Today I binge-watched The Brontes of Haworth, a 1973 mini-series about, who else?, the Bronte Sisters. While I found it entertaining and informative, it was hardly riveting since it was so dark and episodic. Most interesting was seeing, as Branwell Bronte, a young Michael Kitchen, who was, to me, completely unrecognizable as the same person who stars in Foyle's War. While all the Bronte's were a little odd, Branwell was a neurotic wreck. Arrogant and brilliant in his youth, he became a complete loser as an adult, wasting every opportunity for success, embracing laziness and becoming addicted to alcohol, opium, and his own fantasies of fame. He was such a mediocre painter that this series didn't even show his actual portrait of his three surviving sisters, but a far better replacement.
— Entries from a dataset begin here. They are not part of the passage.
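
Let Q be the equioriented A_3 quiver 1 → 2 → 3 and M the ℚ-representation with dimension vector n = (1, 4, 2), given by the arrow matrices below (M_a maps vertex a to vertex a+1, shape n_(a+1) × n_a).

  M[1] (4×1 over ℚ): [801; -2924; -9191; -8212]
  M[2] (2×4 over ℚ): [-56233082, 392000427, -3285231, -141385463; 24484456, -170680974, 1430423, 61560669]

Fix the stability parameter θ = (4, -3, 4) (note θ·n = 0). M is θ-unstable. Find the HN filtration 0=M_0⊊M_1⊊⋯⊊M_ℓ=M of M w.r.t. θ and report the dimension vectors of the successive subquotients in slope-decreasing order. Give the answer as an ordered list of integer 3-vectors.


Interval decomposition of M: I[1,3], I[2,2]^2, I[2,3].
HN type (ℓ=3): μ^(1)=4; μ^(2)=1/2; μ^(3)=-3

((0, 0, 2); (1, 1, 0); (0, 3, 0))


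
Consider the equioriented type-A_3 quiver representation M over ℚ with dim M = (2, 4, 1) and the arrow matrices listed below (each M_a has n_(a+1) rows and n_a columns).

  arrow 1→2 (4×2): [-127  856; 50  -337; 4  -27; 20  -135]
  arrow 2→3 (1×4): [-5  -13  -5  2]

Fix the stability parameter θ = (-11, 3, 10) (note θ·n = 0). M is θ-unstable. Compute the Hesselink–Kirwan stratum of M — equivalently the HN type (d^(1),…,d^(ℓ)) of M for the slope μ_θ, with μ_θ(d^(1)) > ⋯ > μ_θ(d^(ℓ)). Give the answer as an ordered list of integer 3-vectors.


Interval decomposition of M: I[1,2], I[1,3], I[2,2]^2.
HN type (ℓ=3): μ^(1)=10; μ^(2)=3; μ^(3)=-11

((0, 0, 1); (0, 4, 0); (2, 0, 0))


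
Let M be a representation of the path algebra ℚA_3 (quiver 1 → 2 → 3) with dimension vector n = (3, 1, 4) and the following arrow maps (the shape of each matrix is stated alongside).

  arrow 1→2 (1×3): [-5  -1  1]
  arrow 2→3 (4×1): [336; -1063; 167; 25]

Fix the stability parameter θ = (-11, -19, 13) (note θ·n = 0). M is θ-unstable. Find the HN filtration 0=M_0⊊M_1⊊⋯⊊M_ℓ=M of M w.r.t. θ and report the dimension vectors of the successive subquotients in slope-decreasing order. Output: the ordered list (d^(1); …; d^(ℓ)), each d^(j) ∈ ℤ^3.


Barcode: M ≅ I[1,1]^2, I[1,3], I[3,3]^3. HN layers by μ_θ (3 steps, strictly decreasing):
  μ^(1)=13; μ^(2)=-11; μ^(3)=-15

((0, 0, 4); (2, 0, 0); (1, 1, 0))


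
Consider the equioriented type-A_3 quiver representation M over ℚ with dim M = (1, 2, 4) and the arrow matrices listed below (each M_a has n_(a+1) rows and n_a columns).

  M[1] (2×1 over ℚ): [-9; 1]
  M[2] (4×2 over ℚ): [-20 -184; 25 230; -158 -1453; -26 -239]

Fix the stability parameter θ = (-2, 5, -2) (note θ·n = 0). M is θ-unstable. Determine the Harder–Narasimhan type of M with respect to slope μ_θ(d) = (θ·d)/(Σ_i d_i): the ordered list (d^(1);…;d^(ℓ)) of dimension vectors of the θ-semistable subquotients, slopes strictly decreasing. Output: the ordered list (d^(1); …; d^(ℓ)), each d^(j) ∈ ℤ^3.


Interval decomposition of M: I[1,3], I[2,3], I[3,3]^2.
HN type (ℓ=2): μ^(1)=3/2; μ^(2)=-2

((0, 2, 2); (1, 0, 2))


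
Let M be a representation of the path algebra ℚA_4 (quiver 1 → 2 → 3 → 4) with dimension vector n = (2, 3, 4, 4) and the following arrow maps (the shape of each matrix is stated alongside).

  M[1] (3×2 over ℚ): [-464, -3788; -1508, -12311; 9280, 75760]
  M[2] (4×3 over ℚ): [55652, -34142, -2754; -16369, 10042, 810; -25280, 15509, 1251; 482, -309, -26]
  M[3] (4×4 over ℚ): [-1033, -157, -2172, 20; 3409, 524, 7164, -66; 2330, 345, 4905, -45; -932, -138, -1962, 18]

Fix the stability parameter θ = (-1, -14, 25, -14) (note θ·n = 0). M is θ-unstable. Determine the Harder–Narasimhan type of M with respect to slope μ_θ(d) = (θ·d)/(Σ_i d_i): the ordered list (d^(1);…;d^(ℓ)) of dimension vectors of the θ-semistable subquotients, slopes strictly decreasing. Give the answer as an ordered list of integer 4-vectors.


Via rank(M_{q-1}∘⋯∘M_p): M ≅ I[1,1], I[1,3], I[2,4]^2, I[3,4], I[4,4].
μ_θ-semistable layers: μ^(1)=25; μ^(2)=11/2; μ^(3)=-1; μ^(4)=-15/2; μ^(5)=-14

((0, 0, 1, 0); (0, 0, 3, 3); (1, 0, 0, 0); (1, 1, 0, 0); (0, 2, 0, 1))


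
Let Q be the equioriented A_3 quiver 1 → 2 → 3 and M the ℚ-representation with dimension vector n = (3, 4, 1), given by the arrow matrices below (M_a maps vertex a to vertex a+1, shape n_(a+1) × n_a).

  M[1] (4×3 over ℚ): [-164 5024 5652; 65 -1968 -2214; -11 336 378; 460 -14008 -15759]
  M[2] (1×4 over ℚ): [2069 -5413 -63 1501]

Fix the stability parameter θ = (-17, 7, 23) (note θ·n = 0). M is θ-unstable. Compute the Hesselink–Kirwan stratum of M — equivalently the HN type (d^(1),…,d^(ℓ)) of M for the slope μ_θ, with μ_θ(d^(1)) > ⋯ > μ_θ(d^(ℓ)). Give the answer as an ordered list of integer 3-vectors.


Barcode: M ≅ I[1,1], I[1,2], I[1,3], I[2,2]^2. HN layers by μ_θ (3 steps, strictly decreasing):
  μ^(1)=23; μ^(2)=7; μ^(3)=-17

((0, 0, 1); (0, 4, 0); (3, 0, 0))


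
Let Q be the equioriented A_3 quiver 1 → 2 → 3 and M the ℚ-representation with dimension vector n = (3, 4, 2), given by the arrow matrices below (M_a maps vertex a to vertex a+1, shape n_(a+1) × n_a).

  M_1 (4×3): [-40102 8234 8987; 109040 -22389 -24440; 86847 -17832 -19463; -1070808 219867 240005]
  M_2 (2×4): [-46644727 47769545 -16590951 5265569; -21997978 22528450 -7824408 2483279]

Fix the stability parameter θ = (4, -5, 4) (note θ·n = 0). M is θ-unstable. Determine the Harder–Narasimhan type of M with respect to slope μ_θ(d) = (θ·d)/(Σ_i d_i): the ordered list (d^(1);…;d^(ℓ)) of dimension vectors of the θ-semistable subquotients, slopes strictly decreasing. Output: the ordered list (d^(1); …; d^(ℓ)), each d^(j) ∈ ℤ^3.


Barcode: M ≅ I[1,2], I[1,3]^2, I[2,2]. HN layers by μ_θ (3 steps, strictly decreasing):
  μ^(1)=4; μ^(2)=-1/2; μ^(3)=-5

((0, 0, 2); (3, 3, 0); (0, 1, 0))


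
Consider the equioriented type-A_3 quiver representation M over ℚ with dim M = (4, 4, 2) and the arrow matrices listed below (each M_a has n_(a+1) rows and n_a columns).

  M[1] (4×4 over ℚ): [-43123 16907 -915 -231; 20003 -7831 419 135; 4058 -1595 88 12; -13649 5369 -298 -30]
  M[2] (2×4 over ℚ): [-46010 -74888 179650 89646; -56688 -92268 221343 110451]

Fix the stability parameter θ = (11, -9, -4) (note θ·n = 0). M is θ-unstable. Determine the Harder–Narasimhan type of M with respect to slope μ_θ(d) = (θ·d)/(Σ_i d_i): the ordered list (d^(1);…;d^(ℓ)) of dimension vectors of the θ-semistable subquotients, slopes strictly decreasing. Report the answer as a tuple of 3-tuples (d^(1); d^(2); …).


Interval decomposition of M: I[1,1], I[1,2], I[1,3]^2, I[2,2].
HN type (ℓ=4): μ^(1)=11; μ^(2)=1; μ^(3)=-2/3; μ^(4)=-9

((1, 0, 0); (1, 1, 0); (2, 2, 2); (0, 1, 0))


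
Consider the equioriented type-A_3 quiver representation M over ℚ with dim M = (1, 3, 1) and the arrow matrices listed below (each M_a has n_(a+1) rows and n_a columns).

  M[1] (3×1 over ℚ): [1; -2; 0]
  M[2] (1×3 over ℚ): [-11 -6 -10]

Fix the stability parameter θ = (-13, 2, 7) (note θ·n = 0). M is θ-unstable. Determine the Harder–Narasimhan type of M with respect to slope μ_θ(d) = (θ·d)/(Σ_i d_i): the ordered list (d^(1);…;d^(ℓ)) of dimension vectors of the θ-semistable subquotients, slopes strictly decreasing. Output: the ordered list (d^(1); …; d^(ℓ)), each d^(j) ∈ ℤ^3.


Interval decomposition of M: I[1,3], I[2,2]^2.
HN type (ℓ=3): μ^(1)=7; μ^(2)=2; μ^(3)=-13

((0, 0, 1); (0, 3, 0); (1, 0, 0))


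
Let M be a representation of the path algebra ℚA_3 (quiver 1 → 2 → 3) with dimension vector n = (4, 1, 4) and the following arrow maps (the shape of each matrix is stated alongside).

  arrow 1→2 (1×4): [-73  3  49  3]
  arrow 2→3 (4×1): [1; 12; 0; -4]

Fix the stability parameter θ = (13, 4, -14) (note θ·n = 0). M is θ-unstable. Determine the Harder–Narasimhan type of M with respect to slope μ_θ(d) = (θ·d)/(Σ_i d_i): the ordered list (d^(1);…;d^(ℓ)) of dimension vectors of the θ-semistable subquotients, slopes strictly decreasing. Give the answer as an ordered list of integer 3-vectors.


Barcode: M ≅ I[1,1]^3, I[1,3], I[3,3]^3. HN layers by μ_θ (3 steps, strictly decreasing):
  μ^(1)=13; μ^(2)=1; μ^(3)=-14

((3, 0, 0); (1, 1, 1); (0, 0, 3))


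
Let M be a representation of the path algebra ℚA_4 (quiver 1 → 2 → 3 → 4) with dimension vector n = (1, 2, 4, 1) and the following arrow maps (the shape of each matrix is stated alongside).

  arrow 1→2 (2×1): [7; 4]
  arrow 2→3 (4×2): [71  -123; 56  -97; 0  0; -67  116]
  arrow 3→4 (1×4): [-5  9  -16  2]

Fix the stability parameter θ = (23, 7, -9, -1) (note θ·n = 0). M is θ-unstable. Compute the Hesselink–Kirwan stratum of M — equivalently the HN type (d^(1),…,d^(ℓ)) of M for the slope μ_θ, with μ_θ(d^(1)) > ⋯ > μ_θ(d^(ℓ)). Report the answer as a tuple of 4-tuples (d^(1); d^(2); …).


Interval decomposition of M: I[1,4], I[2,3], I[3,3]^2.
HN type (ℓ=3): μ^(1)=5; μ^(2)=-1; μ^(3)=-9

((1, 1, 1, 1); (0, 1, 1, 0); (0, 0, 2, 0))


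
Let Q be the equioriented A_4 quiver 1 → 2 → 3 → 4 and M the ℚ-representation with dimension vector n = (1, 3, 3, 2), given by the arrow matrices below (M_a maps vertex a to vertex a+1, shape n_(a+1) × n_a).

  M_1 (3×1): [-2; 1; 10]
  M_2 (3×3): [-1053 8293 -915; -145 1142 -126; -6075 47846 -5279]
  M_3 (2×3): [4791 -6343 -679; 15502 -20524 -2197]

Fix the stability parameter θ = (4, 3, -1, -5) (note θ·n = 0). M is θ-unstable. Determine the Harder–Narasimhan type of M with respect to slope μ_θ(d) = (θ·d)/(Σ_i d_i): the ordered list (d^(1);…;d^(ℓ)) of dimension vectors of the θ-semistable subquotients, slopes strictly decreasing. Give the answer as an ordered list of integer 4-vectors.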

And what sisters they were. All three were incredibly prolific writers, especially Emily and Charlotte, both of whom wrote novels that still enjoy world-wide popularity. There was a particularly annoying error in this mini-series, which is always done incorrectly with dramas in which hopeful authors receive rejections. It is that the manuscript, being returned, had far too few pages. Manuscripts of novels, especially hand-written ones at that time, would practically require a crate to contain them, and not the lightweight envelope so often shown to arrive from the publisher.
Note: While Branwell Bronte was not as pathetically untalented an artist as, say, George Bush, his paintings were hardly National Gallery material. He originally had included himself in this group
portrait, but later effected his removal.